The ghost legend of Mae Nak of Phra Khanong has often been told on film -- the most celebrated by Nonzee Nimibutr in 1999's Nang Nak, as well as British director Mark Duffield's Ghost of Mae Nak and most recently in the cartoon feature Nak.
But there's also Mae Nak, a 1998 short film by Pimpaka Towira, her directorial debut, which told the legend from the viewpoint of the ghost, rather from the perspective of terrorized villagers, scared of the vengeful spirit of the woman who died in childbirth. The film won a Special Jury Prize from the Image Forum Festival in Japan. Pimpaka would then go on to work as a film critic at The Nation, program an early edition of the Bangkok Film Festival and then make her feature-film debut with One Night Husband in 2003. Her most recent film, 2007's The Truth Be Told: The Cases Against Supinya Klangnarong is on the festival circuit. And she's recently been busy programming the Bangkok International Film Festival and starting up Extra Virgin, an indie production and distribution company. Kong Rithdee recently caught up with Pimpaka for an article in the Bangkok Post's Muse magazine (cache).

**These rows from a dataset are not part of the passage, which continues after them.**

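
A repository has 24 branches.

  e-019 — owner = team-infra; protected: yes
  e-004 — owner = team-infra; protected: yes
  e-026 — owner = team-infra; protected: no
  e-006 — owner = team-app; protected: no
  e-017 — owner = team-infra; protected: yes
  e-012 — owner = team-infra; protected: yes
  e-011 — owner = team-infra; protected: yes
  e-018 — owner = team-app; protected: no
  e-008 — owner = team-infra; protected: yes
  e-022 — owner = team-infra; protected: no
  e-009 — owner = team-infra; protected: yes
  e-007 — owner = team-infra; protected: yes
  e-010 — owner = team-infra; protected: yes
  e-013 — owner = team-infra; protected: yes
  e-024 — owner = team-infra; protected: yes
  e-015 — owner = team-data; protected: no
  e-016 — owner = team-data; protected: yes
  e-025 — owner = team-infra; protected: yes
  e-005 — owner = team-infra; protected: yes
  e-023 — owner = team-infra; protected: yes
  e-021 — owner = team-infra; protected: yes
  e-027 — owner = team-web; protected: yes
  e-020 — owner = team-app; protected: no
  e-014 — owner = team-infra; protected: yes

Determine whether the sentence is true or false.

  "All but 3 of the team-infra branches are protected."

The determiner here denotes the relation: |A ∖ B| = 3.
|A| = 18, |A ∩ B| = 16, |A ∖ B| = 2.
|A ∖ B| = 2, so the statement is false.

False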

I think it's pretty rare that Pimpaka's Mae Nak gets exhibited, but it will be shown along with Nonzee Nimibutr's version in a program at the University of California Riverside called "The Supernatural in Southeast Asian Studies". Capturing the spirit of Halloween, Dia de los Muertos and All Souls Day, the program runs from October 31 to November 2, and features film screenings, discussions and lectures by scholars in the fields of women’s studies, film and media studies, Southeast Asian studies and religious studies.
Nang Nak screens on Halloween night, October 31, and Mae Nak will be shown the next morning, followed by a discussion with Pimpaka.
Other films will be When the Tenth Month Comes by Dang Nhat Minh (recently picked for CNN's list of Best Asian Films of All Time) and Friends in High Places, a documentary by Lindsey Merrison about Burmese nat worship.